Press Clipping
09/28/2014
Article
A Lushly Gorgeous Global Party Album and a Subculture Show from Banda Magda

Banda Magda's previous album Amour, T’es La put a shimmery equatorial spin on bouncy vintage French ye-ye pop. Their new album, Yerakina (streaming at Bandcamp) is a lot more diverse, considerably darker, and has a much more global reach – and it’s pretty amazing. This time out, frontwoman/accordionist Magda Giannikou – who also plays the ancient Greek lanterna, a hauntingly rippling instrument – explores styles from the Mediterranean to the Amazon and many points in between. She sings in a warm, searching high soprano, much in the same vein as another A-list global songwriter, Natacha Atlas, and has a band to match the songs’ ambitious scope. They’re playing the album release show at 10 PM on Oct 4 at Subculture; advance tix are $18 and highly recommended. Much as Banda Magda’s albums are inventively arranged and lushly orchestrated, the band really kicks out the jams onstage.

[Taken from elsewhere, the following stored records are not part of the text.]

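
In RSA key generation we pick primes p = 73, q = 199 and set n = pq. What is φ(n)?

14256

For distinct primes, φ(pq) = (p−1)(q−1) = 72 × 198 = 14256.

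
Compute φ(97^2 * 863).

φ(8119967) = 8119967 · (1 − 1/97) · (1 − 1/863)
       = 8119967 · 82752/83711 = 8026944.

8026944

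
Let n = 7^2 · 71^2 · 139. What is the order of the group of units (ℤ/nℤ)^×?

φ(7^2) = 7^2 − 7^1 = 49 − 7 = 42.
φ(71^2) = 71^1·(71−1) = 71·70 = 4970.
φ(139) = 139 − 1 = 138.
φ(34334251) = 42 × 4970 × 138 = 28806120.

28806120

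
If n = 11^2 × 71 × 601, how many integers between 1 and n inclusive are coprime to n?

φ(11^2) = 11^2 − 11^1 = 121 − 11 = 110.
φ(71) = 71 − 1 = 70.
φ(601) = 601 − 1 = 600.
Since φ is multiplicative, φ(5163191) = 110 · 70 · 600 = 4620000.

4620000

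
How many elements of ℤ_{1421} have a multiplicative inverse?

1176

Factor 1421: 1421 = 7^2 * 29.
φ(1421) = 1421 · (1 − 1/7) · (1 − 1/29)
       = 1421 · 168/203 = 1176.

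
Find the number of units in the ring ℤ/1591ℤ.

1512

Factor 1591: 1591 = 37 * 43.
φ(37) = 37 − 1 = 36.
φ(43) = 43 − 1 = 42.
φ(1591) = 36 × 42 = 1512.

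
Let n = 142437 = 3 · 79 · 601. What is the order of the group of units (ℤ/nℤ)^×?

93600

φ(142437) = 142437 · (1 − 1/3) · (1 − 1/79) · (1 − 1/601)
       = 142437 · 93600/142437 = 93600.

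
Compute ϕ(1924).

Prime factorization: 1924 = 2^2 · 13 · 37.
φ(1924) = 1924 · (1 − 1/2) · (1 − 1/13) · (1 − 1/37)
       = 1924 · 432/962 = 864.

864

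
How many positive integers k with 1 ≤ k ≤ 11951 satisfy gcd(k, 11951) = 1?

10368

Factor 11951: 11951 = 17 · 19 · 37.
φ(17) = 17 − 1 = 16.
φ(19) = 19 − 1 = 18.
φ(37) = 37 − 1 = 36.
Since φ is multiplicative, φ(11951) = 16 · 18 · 36 = 10368.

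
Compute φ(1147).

Prime factorization: 1147 = 31 * 37.
φ(1147) = 1147 · (1 − 1/31) · (1 − 1/37)
       = 1147 · 1080/1147 = 1080.

1080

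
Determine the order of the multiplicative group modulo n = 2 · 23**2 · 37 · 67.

1202256

φ(2622782) = 2622782 · (1 − 1/2) · (1 − 1/23) · (1 − 1/37) · (1 − 1/67)
       = 2622782 · 52272/114034 = 1202256.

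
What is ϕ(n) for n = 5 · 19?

72

φ(95) = 95 · (1 − 1/5) · (1 − 1/19)
       = 95 · 72/95 = 72.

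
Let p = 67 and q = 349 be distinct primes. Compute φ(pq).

φ(67) = 67 − 1 = 66.
φ(349) = 349 − 1 = 348.
Multiply: 66 · 348 = 22968.

22968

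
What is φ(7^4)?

2058

φ(7^4) = 7^3·(7−1) = 343·6 = 2058.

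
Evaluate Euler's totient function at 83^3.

φ(571787) = 571787 · (1 − 1/83)
       = 571787 · 82/83 = 564898.

564898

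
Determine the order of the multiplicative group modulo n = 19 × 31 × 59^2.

1847880

φ(2050309) = 2050309 · (1 − 1/19) · (1 − 1/31) · (1 − 1/59)
       = 2050309 · 31320/34751 = 1847880.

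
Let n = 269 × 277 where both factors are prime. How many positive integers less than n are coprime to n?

For distinct primes, φ(pq) = (p−1)(q−1) = 268 × 276 = 73968.

73968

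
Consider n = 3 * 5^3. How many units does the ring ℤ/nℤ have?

φ(375) = 375 · (1 − 1/3) · (1 − 1/5)
       = 375 · 8/15 = 200.

200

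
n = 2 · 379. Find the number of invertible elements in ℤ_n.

φ(758) = 758 · (1 − 1/2) · (1 − 1/379)
       = 758 · 378/758 = 378.

378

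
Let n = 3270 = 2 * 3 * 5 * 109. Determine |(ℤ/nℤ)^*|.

864

φ(3270) = 3270 · (1 − 1/2) · (1 − 1/3) · (1 − 1/5) · (1 − 1/109)
       = 3270 · 864/3270 = 864.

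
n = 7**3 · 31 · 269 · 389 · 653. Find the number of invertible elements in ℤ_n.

597974549760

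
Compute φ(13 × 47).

φ(13) = 13 − 1 = 12.
φ(47) = 47 − 1 = 46.
Since φ is multiplicative, φ(611) = 12 · 46 = 552.

552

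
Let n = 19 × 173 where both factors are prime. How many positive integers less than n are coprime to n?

3096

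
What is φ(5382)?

1584

Prime factorization: 5382 = 2 × 3^2 × 13 × 23.
φ(2) = 2 − 1 = 1.
φ(3^2) = 3^1·(3−1) = 3·2 = 6.
φ(13) = 13 − 1 = 12.
φ(23) = 23 − 1 = 22.
φ(5382) = 1 × 6 × 12 × 22 = 1584.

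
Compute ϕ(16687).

Factor 16687: 16687 = 11 · 37 · 41.
φ(11) = 11 − 1 = 10.
φ(37) = 37 − 1 = 36.
φ(41) = 41 − 1 = 40.
φ(16687) = 10 × 36 × 40 = 14400.

14400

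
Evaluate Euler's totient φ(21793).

19440

21793 = 19 × 31 × 37.
φ(19) = 19 − 1 = 18.
φ(31) = 31 − 1 = 30.
φ(37) = 37 − 1 = 36.
φ(21793) = 18 × 30 × 36 = 19440.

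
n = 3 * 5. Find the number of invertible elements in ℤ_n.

8

φ(3) = 3 − 1 = 2.
φ(5) = 5 − 1 = 4.
φ(15) = 2 × 4 = 8.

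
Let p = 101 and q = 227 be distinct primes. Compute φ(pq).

φ(22927) = 22927 · (1 − 1/101) · (1 − 1/227)
       = 22927 · 22600/22927 = 22600.

22600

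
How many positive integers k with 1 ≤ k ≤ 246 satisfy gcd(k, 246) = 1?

80

Prime factorization: 246 = 2 × 3 × 41.
φ(246) = 246 · (1 − 1/2) · (1 − 1/3) · (1 − 1/41)
       = 246 · 80/246 = 80.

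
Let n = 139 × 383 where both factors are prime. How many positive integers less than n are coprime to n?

52716

φ(n) = (p − 1)(q − 1) = (139−1)(383−1) = 138·382 = 52716.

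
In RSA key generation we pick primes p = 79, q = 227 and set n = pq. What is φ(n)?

φ(17933) = 17933 · (1 − 1/79) · (1 − 1/227)
       = 17933 · 17628/17933 = 17628.

17628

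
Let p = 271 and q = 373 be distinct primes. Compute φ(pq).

100440

φ(101083) = 101083 · (1 − 1/271) · (1 − 1/373)
       = 101083 · 100440/101083 = 100440.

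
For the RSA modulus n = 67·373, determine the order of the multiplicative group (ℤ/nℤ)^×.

For distinct primes, φ(pq) = (p−1)(q−1) = 66 × 372 = 24552.

24552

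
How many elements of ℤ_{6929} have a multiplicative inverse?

6240

First factor: 6929 = 13^2 × 41.
φ(6929) = 6929 · (1 − 1/13) · (1 − 1/41)
       = 6929 · 480/533 = 6240.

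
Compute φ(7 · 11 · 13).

φ(7) = 7 − 1 = 6.
φ(11) = 11 − 1 = 10.
φ(13) = 13 − 1 = 12.
Multiply: 6 · 10 · 12 = 720.

720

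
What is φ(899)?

First factor: 899 = 29 × 31.
φ(899) = 899 · (1 − 1/29) · (1 − 1/31)
       = 899 · 840/899 = 840.

840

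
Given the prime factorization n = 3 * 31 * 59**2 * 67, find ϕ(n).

13551120

φ(21690111) = 21690111 · (1 − 1/3) · (1 − 1/31) · (1 − 1/59) · (1 − 1/67)
       = 21690111 · 229680/367629 = 13551120.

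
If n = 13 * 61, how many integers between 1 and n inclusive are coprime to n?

720

φ(13) = 13 − 1 = 12.
φ(61) = 61 − 1 = 60.
Since φ is multiplicative, φ(793) = 12 · 60 = 720.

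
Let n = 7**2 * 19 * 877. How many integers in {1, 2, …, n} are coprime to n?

662256

φ(816487) = 816487 · (1 − 1/7) · (1 − 1/19) · (1 − 1/877)
       = 816487 · 94608/116641 = 662256.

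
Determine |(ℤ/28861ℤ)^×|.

First factor: 28861 = 7^2 × 19 × 31.
φ(7^2) = 7^1·(7−1) = 7·6 = 42.
φ(19) = 19 − 1 = 18.
φ(31) = 31 − 1 = 30.
Multiply: 42 · 18 · 30 = 22680.

22680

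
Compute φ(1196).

528

Factor 1196: 1196 = 2**2 · 13 · 23.
φ(1196) = 1196 · (1 − 1/2) · (1 − 1/13) · (1 − 1/23)
       = 1196 · 264/598 = 528.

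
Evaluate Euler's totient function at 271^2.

φ(271^2) = 271^2 − 271^1 = 73441 − 271 = 73170.

73170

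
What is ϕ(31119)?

17600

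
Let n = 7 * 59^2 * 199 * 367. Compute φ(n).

1487912976

φ(1779595111) = 1779595111 · (1 − 1/7) · (1 − 1/59) · (1 − 1/199) · (1 − 1/367)
       = 1779595111 · 25218864/30162629 = 1487912976.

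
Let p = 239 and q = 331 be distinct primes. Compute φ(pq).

φ(79109) = 79109 · (1 − 1/239) · (1 − 1/331)
       = 79109 · 78540/79109 = 78540.

78540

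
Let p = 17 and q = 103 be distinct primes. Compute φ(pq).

1632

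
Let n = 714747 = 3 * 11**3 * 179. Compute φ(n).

430760

φ(3) = 3 − 1 = 2.
φ(11^3) = 11^3 − 11^2 = 1331 − 121 = 1210.
φ(179) = 179 − 1 = 178.
Multiply: 2 · 1210 · 178 = 430760.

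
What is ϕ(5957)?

Factor 5957: 5957 = 7 * 23 * 37.
φ(5957) = 5957 · (1 − 1/7) · (1 − 1/23) · (1 − 1/37)
       = 5957 · 4752/5957 = 4752.

4752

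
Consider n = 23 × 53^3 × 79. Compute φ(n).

250652688

φ(270509509) = 270509509 · (1 − 1/23) · (1 − 1/53) · (1 − 1/79)
       = 270509509 · 89232/96301 = 250652688.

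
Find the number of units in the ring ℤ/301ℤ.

301 = 7 * 43.
φ(7) = 7 − 1 = 6.
φ(43) = 43 − 1 = 42.
Since φ is multiplicative, φ(301) = 6 · 42 = 252.

252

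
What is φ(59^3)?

201898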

The album opens with Sabia, a bubbly, shuffling, accordion-fueled mashup of salsa, Belgian musette, Mediterranean sun-song and a wry hint of cumbia. El Pescador, a hit for Colombia’s Totó La Momposina, gets done as a lush, elegant flamenco-jazz number, Giannikou’s balmy, pillowy vocals floating over stately piano and strings. Trata, a gorgeously swaying Middle Eastern-tinged Greek party tune with rippling hammered dulcimer, cheery brass and animated guy/girl vocals, takes on additional bulk and heft as the arrangement grows.

They contrast that with Luis Gonzaga’s Doralice, reinvented as a dancing miniature for Petros Klampanis’ bass, Giannikou’s vocals and a hint of tropical organ. The album’s title track is a swoony yet kinetic, lavishly orchestrated Greek ballad. The plaintively swinging lament Petite Fleur sounds like Chicha Libre in low-key, brooding mode, a psychedelic cumbia done as French chamber pop, while Karotseris blends Henry Mancini Vegas noir with creepy hi-de-ho swing and late 60s French psych-pop.

The album’s longest track, Cucurucu Paloma is also its quietest and most hypnotic, a hazy blend of rustic Brazilian rainforest folk and lingering psychedelia. With Giannikou’s rapidfire, precise Portuguese vocals, the final cut, Vinicius de Moraes’ Senza Paura keeps the equatorial flavor simmering as it picks up the pace. Whatever continents Banda Magda touch down on here, they find themselves at home; this is one of 2014’s best and most disarmingly charming albums.